This week I hauled my tractor to a local consignment auction. The machine was eight years old, and still running well. But issues were starting to surface at an increasing rate, so I made the decision to bring in a replacement tractor.
There are other pieces of equipment on the farm that I’m willing to run to the bitter end (looking at you, delivery van). But for winter hay feeding and for summer chicken shelter moves, I need a tractor that does its job reliably. I don’t need a big tractor. And I don’t need a lot of electronics — actually, I prefer stripped-down models with fewer features. I mainly need something that will show up for work every day that I do.
The auction yard has crowded ranks of equipment lined up, and it is always a fascinating walk down the rows, exploring the items on offer. Some equipment is almost new, some is used but functional, and some is only scrap.
There is a certain thrifty virtue in running a farm with really old equipment. I admire farms where classic machines are made to run smoothly, kept going with love, understanding, and ingenuity. I think for certain folks, running “old iron” might be a great solution.
I started off using tractors older than myself. I don’t miss them. I’ve learned how to do extensive repairs, but I’m not very efficient at that work. I don’t have a shop big enough to accommodate a tractor, so I’m limited in the amount of mechanical work I can do in wet weather. I’ve come to realize that in my circumstances, keeping relatively new, modestly priced equipment is a better arrangement. The role of farmer-as-full-time-mechanic just isn’t an appropriate fit for me.
Still, even though I realize I’m not going to be buying any of these old machines, I love the chance to walk the rows at a good farm equipment auction. These events are contemporary agricultural anthropology, telling stories in steel, rubber, glass, wood, and plastic artifacts of all the ways people around here are involved in cycles of food production. Some of the equipment speaks of models of farming for which I’m not enthusiastic. And maybe the entire collection of machinery reflects on every one of us throughout our whole society, for our complicity in overdependence on complex machinery. But for all the faults inherent here, I still feel refreshed by a sense of the fundamentally good instinct of the people who used all this equipment to produce food.

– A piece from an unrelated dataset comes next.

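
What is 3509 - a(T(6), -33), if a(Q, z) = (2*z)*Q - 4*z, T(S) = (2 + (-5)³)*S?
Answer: -45331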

4 thoughts on “Taking the Tractor to the Auction”
It’s wonderful to visit such boneyards, as a young man I used to scour them looking for auto parts for my old Studebaker (and avoiding the venerable junk yard dog). I have a 1945 Ford 2N that is my pride and joy. Very few real maintenance issues once I converted it from a six-volt to a twelve-volt system. The three point hitch always gives me angst but I go slow when putting it on. It’s got no brakes and no dead-man switch so, when things get scary, I have to be willing to leap off and out of the way!
Yes, those Ford N series tractors are amazing for their endurance over 70 or 80 years of use. There’s a lot to be said for their design, being built at a time of scarcity and rationing seems to have made for a very practical tractor.
We also used to have a no-brakes tractor. I don’t miss that one bit…
No Lamborghini tractor for you?
No, just replaced it with a more recent update of the same tractor.